O táxi tinha acabado de chegar na Scotland Yard. Sherlock pagou e saiu do táxi se dirigindo para dentro do prédio. Ao chegar à sala de Lestrade, o viu já de saída, e imediatamente se interpôs e falou:

— Lestrade, preciso de autorização para entrar no local do atentado.

— Para quê? Vai por acaso aceitar a proposta de seu irmãozinho e nos ajudar a pegar esses canalhas?- disse enquanto vestia seu casaco.

Sherlock rangeu os dentes, e quase num rosnado respondeu:

— Preciso de acesso livre se você quiser ver esses “canalhas” na cadeira elétrica.

— Então vai nos ajudar? ótimo! Então venha comigo, soube de algo melhor do que escombros para avaliar.

— O que é?

— Uma pista num defunto, lá no necrotério do St Bart’s, Molly ligou já faz uns minutos. Vamos, estamos atrasados.

Rapidamente Sherlock e Lestrade entraram no carro da polícia e foram para o hospital, e no caminho Lestrade explicou a Sherlock sobre a ligação e pelo pedido de confidencialidade da outra doutora na linha.

— E essa outra doutora que sabe árabe tem nome?- perguntou Sherlock

— Tem sim, é um nome cristão...Gisele...não, não, é Emanuelle. Me lembrei é Emanuelle.

Sherlock olhou surpreso para Lestrade, e perguntou:

— Tem certeza que o nome dela é esse mesmo?

— Tenho sim, “Emanuelle que sabe árabe” - disse Lestrade em tom de brincadeira, entretanto Sherlock permanecia sério e com feição severa falou:

— Pare no 221b antes, preciso pegar uma coisa.

— Mas Sherlock, estamos atrasad…

— Agora Lestrade! ou me nego a ajudar.

Dando um longo suspiro, Lestrade deu a volta na pista e seguiu para o 221b.

***

— John...John...

Mary tinha acordado, e o marido estava descansando a cabeça no leito, quando foi despertado pelo chamado da esposa.

— Mary, minha querida, você está bem -disse, abrindo um longo sorriso e seus olhos se enchendo de lágrimas.

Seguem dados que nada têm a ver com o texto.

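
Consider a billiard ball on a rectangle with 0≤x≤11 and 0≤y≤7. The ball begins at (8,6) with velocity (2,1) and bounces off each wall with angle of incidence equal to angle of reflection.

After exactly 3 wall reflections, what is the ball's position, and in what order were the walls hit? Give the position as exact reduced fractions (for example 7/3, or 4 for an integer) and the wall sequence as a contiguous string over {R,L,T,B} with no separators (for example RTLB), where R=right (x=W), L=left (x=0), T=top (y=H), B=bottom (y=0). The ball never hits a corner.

1. t=1 → T at (10,7); v=(2,-1)
2. t=1/2 → R at (11,13/2); v=(-2,-1)
3. t=11/2 → L at (0,1); v=(2,-1)

Final position: (0,1)
Wall sequence: TRL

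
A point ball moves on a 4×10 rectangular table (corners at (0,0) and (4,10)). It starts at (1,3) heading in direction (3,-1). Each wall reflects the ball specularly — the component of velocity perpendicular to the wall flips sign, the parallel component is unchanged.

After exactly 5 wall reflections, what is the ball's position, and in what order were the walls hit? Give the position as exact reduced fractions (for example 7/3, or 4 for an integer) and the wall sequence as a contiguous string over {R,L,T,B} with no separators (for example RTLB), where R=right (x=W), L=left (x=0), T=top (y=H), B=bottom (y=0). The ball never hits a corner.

Final position: (0,2)
Wall sequence: RLBRL

1. t=1 → R at (4,2); v=(-3,-1)
2. t=4/3 → L at (0,2/3); v=(3,-1)
3. t=2/3 → B at (2,0); v=(3,1)
4. t=2/3 → R at (4,2/3); v=(-3,1)
5. t=4/3 → L at (0,2); v=(3,1)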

— Meu querido -disse Mary, baixinho, correspondendo ao sorriso do marido. Ele a beijou demoradamente, e depois falou:

— Eu vi a rosie, fui na UTI faz um tempinho e pude vê-la de longe, estava dormindo tranquilamente, nossa menina é linda.

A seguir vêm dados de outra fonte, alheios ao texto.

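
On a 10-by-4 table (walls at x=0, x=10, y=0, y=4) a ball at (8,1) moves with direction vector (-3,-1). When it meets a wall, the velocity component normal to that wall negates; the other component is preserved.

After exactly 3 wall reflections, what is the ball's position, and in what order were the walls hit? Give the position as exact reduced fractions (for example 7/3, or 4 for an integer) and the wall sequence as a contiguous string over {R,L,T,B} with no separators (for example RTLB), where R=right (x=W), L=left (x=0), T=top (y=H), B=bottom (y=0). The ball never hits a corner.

1. t=1 → B at (5,0); v=(-3,1)
2. t=5/3 → L at (0,5/3); v=(3,1)
3. t=7/3 → T at (7,4); v=(3,-1)

Final position: (7,4)
Wall sequence: BLT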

Mary começou a chorar na hora, e perguntou:

— Como ela está John?

— Está bem, forte e saudável como um touro. A obstetra disse que ela estava com oito meses e meio, então não foi tão prematuro assim o nascimento dela. Ela está respondendo bem aos estímulos e logo logo vai estar de alta da UTI.

— Graças à Deus...graças à Deus, disse enquanto enxugava o rosto.

Um silêncio se instalou naquele quarto. John nada dizia, só olhava docemente para Mary, brincando com uma mexa do cabelo dela. Foi quando finalmente ele falou:

— Você estava certa.

— Sobre o quê?

— Sherlock. Ele aceitou o caso, e vai pegar os responsáveis por isso.

— Nossa. Eu só não esperava que fôssemos o motivo.

— Nem eu, mas o que importa é que graças aos céus estamos bem, e nossa Rosie também.

Dito isso John beijou a testa da esposa, e disse que ia buscar algo para comer na cantina, ao que Mary falou:

— Traz para mim ovos fritos com bacon - esboçando um sorriso brincalhão.

— Para você mocinha, só doses diárias de carinhos, beijos e aquela papa de aveia horrorosa de hospital - falou em tom brincalhão, ao que Mary respondeu com uma cara de nojo. E então saiu em direção à cantina.